Over the decades, her projects have earned top honors in all fields: an Academy Award nomination for Teacher's Pet (Best Story and Screenplay Written Directly for the Screen, 1958), as well as a WGA nomination for Best Written American Comedy; an Emmy Award for Tell Me Where It Hurts (Best Writing in Drama, Original Teleplay, 1974); a 1975 WGA Award for Best Anthology Adaptation for Hustling; a 1979 Emmy Award for Outstanding Drama or Comedy Special and Adapted Anthology WGA Award in 1980 for Friendly Fire (as well as an Emmy nomination for Outstanding Writing, Limited Series or Special, 1979), and Emmy and Golden Globe nominations for Heartsounds.

On the Academy board of governors since 1974, Kanin continues to chair its Writers Branch Executive Committee, having also chaired AMPAS' Finance, Foreign Language Film Award, Long Range Planning, Nicholl Fellowships, and Student Academy Awards committees. She is also a founding trustee and secretary of the Writers Guild Foundation, as well as a former executive vice president. A member of the board of trustees of the American Film Institute, she co-chairs its Center for Film and Video Presentation, as well as chairing the National Film Preservation Board in Washington D.C. mandated by Congress in 1989.

Lauded for her volunteer efforts on behalf of women, Kanin (whose films have always featured strong women characters at their center) has received accolades from the American Civil Liberties Union, the League of Women Voters, the American Women for International Understanding, and the Crystal Award of Women in Film. In 2003, Kanin chaired the AMPAS committee for the Don and Gee Nicholl Fellowships in Screenwriting. She is also a trustee of the Humanitas Prize, having received their Kieser Award in 2003. With her trademark style and sharp wit, she has remained an articulate industry spokesperson on a variety of issues, such as film preservation.

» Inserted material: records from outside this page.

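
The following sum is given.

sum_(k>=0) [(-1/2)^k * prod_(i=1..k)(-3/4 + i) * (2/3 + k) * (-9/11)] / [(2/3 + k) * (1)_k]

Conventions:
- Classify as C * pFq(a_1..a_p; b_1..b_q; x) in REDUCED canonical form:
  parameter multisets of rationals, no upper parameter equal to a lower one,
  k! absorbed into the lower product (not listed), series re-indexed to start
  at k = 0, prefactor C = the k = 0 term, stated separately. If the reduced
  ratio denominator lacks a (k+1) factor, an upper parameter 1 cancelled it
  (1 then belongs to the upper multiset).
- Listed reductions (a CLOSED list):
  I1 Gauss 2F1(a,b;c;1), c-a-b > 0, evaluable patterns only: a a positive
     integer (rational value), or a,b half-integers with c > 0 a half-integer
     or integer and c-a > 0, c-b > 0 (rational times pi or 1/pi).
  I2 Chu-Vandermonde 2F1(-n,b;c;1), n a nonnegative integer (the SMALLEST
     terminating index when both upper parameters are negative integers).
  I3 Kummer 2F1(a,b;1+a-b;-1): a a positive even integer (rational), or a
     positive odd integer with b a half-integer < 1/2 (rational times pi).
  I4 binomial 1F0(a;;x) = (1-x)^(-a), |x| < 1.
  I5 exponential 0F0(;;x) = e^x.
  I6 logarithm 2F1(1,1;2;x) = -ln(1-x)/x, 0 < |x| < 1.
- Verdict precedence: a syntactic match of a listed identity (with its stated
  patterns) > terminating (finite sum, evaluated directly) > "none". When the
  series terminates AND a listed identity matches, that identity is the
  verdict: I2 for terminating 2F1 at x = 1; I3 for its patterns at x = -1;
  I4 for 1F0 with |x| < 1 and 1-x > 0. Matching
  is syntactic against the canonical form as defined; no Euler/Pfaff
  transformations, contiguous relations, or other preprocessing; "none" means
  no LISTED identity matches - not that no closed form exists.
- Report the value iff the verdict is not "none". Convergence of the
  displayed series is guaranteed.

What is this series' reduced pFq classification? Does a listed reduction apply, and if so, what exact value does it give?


At argument -1/2: a 1F0 with upper {1/4}, lower {-}, scaled by C = -9/11. Verdict: this is the binomial series (I4) (the 1F0 binomial series: exponent -1/4, x = -1/2). Hence: (-9/11) * (3/2)^(-1/4).

First insight: with t_0 = -9/11, the running product (prefactor -9/11) telescopes to a rising factorial.
Ratio: r(k) = (-1/2) * (k+1/4) / [(k+1)] - rational in k, leading ratio (-1/2); with t_0 = -9/11, classification follows.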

The Edmund H. North Award is given to writers whose courageous leadership, strength of purpose, and continuing selfless activity in behalf of the guild through the years, as well as professional achievement of the highest order, have served to establish the Writers Guild of America as a pillar of strength and security for writers throughout the world. Past recipients include Mary McCall Jr., Daniel Taradash, John Furia Jr., Frank Pierson, and, most recently, Christopher Knopf, who received the rarely given North Award in 2002.